You can also check out our service as a Debt Consolidation attorney.
Tips to Negotiate a Debt Settlement in Florida
Negotiating a debt settlement on your own can be intimidating. This is particularly true if you have not negotiated a settlement before. Have a look at the tips below when negotiating a debt settlement –
Determine if a Debt Settlement is Right for You
Creditors and debt collection companies may already be reluctant to work with you if you have owed them debt for an extended period of time. Once you enter into a debt settlement agreement with them, they may not be willing to give you another chance if you miss one or more payments in the future.
Calculate how much you owe, and the amount of time it would take to pay it off, with and without a debt settlement in place. If you owe too much, or it will take far too long to pay it off, you may need to consider other options, such as bankruptcy.
Determine How Much You Can Repay
If debt settlement is right for you, the next step is to determine how much you can repay. Keep in mind that the amount you repay overall should be more than 50 percent of what you owe. Making a lump-sum upfront payment can also show the creditor that you are willing to work hard to make payments and restore some good faith between you. If you make a lump-sum payment, it should equal 30 percent of the outstanding balance.
Know Your Rights
Hopefully, your creditors and debt collection companies will negotiate in good faith, but that is not always the case. To ensure they do, it is important to understand your rights under the federal Fair Debt Collection Practices Act and the Florida Consumer Collection Practices Act. Knowing your rights under these two sets of laws can give you more leverage when negotiating.
Start Low
There is little chance that creditors will accept your first debt settlement offer. As such, start with a figure below what you are actually willing to pay. This gives you some room to go higher when the creditor counteroffers or when it is time to make another offer that is higher than your first.
Conclusion
At Garcia Hernandez, P.A., our Florida Debt Settlement Lawyers can negotiate favorable terms on your behalf and draft an agreement that ensures the settlement is legally binding and will not cause any disputes in the future.
If you are not sure whether debt settlement is a good option for you, reach out to Garcia Hernandez, P.A. Our team of attorneys will help you make an informed decision and carry out your debt settlement procedure.
Frequently Asked Questions
Question 1. What is a Settlement Agreement in Florida?
Answer.
- All interested parties in a settlement agreement must agree to the terms.
- The agreement must be made in writing.
- The terms of the agreement cannot violate its material purpose.
- All parties must have the legal capacity to contract.
Question 2. What is the success rate of debt settlement?
Answer.

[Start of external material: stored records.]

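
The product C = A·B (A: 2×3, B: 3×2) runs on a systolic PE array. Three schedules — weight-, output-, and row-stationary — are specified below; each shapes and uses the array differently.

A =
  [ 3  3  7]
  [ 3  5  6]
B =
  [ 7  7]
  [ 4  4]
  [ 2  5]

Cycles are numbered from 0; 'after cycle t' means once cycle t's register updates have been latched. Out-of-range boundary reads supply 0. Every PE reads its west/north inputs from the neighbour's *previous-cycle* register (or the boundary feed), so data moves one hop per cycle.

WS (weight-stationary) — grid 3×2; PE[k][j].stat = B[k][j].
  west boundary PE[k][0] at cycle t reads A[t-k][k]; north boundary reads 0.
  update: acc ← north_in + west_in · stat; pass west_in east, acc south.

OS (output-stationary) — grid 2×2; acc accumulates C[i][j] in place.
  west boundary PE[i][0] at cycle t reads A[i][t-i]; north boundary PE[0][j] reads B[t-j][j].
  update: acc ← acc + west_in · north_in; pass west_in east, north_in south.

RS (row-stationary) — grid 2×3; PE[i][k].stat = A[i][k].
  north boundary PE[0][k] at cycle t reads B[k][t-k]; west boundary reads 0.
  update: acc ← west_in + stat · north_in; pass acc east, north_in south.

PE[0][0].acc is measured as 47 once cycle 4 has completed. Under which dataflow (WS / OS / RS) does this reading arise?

dataflow = OS

WS (3×2 grid), PE[0][0]:
  0: (0,0).acc=21  regs=<3,21>
  1: (0,0).acc=21  regs=<3,21>
  2: (0,0).acc=0  regs=<0,0>
  3: (0,0).acc=0  regs=<0,0>
  4: (0,0).acc=0  regs=<0,0>
OS (2×2 grid), PE[0][0]:
  0: (0,0).acc=21  regs=<3,7>
  1: (0,0).acc=33  regs=<3,4>
  2: (0,0).acc=47  regs=<7,2>
  3: (0,0).acc=47  regs=<0,0>
  4: (0,0).acc=47  regs=<0,0>
RS (2×3 grid), PE[0][0]:
  0: (0,0).acc=21  regs=<21,7>
  1: (0,0).acc=21  regs=<21,7>
  2: (0,0).acc=0  regs=<0,0>
  3: (0,0).acc=0  regs=<0,0>
  4: (0,0).acc=0  regs=<0,0>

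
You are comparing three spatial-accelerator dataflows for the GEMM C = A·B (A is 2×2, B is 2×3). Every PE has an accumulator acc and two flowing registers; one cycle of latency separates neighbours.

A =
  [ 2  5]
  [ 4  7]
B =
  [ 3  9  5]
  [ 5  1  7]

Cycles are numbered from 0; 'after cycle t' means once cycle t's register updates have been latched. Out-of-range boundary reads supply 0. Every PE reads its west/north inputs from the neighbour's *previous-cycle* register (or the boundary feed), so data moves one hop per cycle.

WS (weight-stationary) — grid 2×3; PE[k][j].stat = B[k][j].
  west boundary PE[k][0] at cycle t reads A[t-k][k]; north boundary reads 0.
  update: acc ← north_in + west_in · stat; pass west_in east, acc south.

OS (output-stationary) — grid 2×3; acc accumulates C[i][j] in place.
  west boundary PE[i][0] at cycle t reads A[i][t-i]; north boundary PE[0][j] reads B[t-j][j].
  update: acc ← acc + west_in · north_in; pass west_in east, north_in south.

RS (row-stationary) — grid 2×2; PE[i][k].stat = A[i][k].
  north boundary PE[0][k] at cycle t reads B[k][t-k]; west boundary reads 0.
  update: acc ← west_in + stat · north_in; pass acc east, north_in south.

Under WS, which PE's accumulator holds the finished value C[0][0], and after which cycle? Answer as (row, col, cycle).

(row, col, cycle) = (1, 0, 1)

Under WS, C[0][0] lands at PE[1][0]:
  after 0 — PE[1][0] acc=0, pass-E 0, pass-S 0
  after 1 — PE[1][0] acc=31, pass-E 5, pass-S 31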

Completion rates vary between companies depending on a number of factors, including client qualification requirements, the quality of client services, and the ability to meet client expectations regarding the final settlement of their debts. Completion rates range from 35% to 60%, with the average around 45% to 50%.

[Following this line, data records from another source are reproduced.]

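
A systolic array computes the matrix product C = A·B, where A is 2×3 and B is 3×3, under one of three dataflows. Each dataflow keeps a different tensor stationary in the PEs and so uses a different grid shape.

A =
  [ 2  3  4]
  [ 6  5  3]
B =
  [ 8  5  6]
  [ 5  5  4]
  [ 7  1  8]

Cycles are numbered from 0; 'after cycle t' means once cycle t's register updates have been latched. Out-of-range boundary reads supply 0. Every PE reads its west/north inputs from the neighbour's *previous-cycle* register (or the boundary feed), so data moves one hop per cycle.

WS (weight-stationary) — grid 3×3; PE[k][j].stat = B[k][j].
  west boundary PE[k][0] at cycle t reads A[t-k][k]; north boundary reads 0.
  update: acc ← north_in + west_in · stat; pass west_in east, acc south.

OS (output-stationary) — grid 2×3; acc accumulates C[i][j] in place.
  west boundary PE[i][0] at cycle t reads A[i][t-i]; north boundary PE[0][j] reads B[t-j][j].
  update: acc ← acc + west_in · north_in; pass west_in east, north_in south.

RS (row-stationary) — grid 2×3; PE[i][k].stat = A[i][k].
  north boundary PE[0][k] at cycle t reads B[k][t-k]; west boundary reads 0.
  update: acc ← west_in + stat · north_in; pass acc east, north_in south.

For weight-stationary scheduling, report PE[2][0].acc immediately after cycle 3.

WS 3×3: PE[2][0] cycle-by-cycle (with neighbour feeds):
  c0 r1c0: 0 / 0 / 0
  c0 r2c0: 0 / 0 / 0
  c1 r1c0: 31 / 3 / 31
  c1 r2c0: 0 / 0 / 0
  c2 r1c0: 73 / 5 / 73
  c2 r2c0: 59 / 4 / 59
  c3 r1c0: 0 / 0 / 0
  c3 r2c0: 94 / 3 / 94

PE[2][0].acc = 94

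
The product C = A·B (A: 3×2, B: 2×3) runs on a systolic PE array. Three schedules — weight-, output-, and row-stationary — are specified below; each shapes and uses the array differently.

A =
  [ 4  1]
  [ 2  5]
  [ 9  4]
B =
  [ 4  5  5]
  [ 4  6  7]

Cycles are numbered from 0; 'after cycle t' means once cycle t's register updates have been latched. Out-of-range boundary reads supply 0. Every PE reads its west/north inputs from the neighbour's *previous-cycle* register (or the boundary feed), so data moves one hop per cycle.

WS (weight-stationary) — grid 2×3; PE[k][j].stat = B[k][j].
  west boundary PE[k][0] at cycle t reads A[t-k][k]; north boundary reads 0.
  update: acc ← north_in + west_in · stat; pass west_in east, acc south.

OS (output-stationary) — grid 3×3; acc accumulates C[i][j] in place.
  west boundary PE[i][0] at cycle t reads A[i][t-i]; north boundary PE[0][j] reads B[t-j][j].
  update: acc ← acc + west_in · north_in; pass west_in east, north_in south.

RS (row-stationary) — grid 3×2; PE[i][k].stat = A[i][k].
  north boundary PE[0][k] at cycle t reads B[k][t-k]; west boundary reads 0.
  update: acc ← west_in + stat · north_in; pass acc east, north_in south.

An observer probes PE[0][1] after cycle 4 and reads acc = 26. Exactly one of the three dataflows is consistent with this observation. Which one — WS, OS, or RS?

Under WS (2×3), PE[0][1]:
  step 0 · PE0,1: acc=0; fwd→0 fwd↓0
  step 1 · PE0,1: acc=20; fwd→4 fwd↓20
  step 2 · PE0,1: acc=10; fwd→2 fwd↓10
  step 3 · PE0,1: acc=45; fwd→9 fwd↓45
  step 4 · PE0,1: acc=0; fwd→0 fwd↓0
Under OS (3×3), PE[0][1]:
  step 0 · PE0,1: acc=0; fwd→0 fwd↓0
  step 1 · PE0,1: acc=20; fwd→4 fwd↓5
  step 2 · PE0,1: acc=26; fwd→1 fwd↓6
  step 3 · PE0,1: acc=26; fwd→0 fwd↓0
  step 4 · PE0,1: acc=26; fwd→0 fwd↓0
Under RS (3×2), PE[0][1]:
  step 0 · PE0,1: acc=0; fwd→0 fwd↓0
  step 1 · PE0,1: acc=20; fwd→20 fwd↓4
  step 2 · PE0,1: acc=26; fwd→26 fwd↓6
  step 3 · PE0,1: acc=27; fwd→27 fwd↓7
  step 4 · PE0,1: acc=0; fwd→0 fwd↓0

dataflow = OS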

Question 3. What is the lowest amount a debt collector will sue for?
Answer. Debt collectors can sue you for any amount of credit card debt, even $1,000 or less. Because it’s a high-volume business, they file lawsuits by the thousands—hoping you won’t fight back. If you ignore the lawsuit, a default judgment can cost you far more than the original debt.
Question 4. What Is the Difference between Debt Consolidation and Debt Settlement?
Answer. Debt consolidation combines multiple debt accounts into a single account with a single interest rate and a single monthly payment. Instead of paying bills separately, you make a single payment to a financial institution or debt management company. The payment should have a lower interest rate than the combined individual payments you were previously paying.
With debt settlement, your creditor agrees to accept less than what’s owed, but you may not get the payment for a while as you put money into an escrow account until enough is accumulated to pay the agreed-upon sum.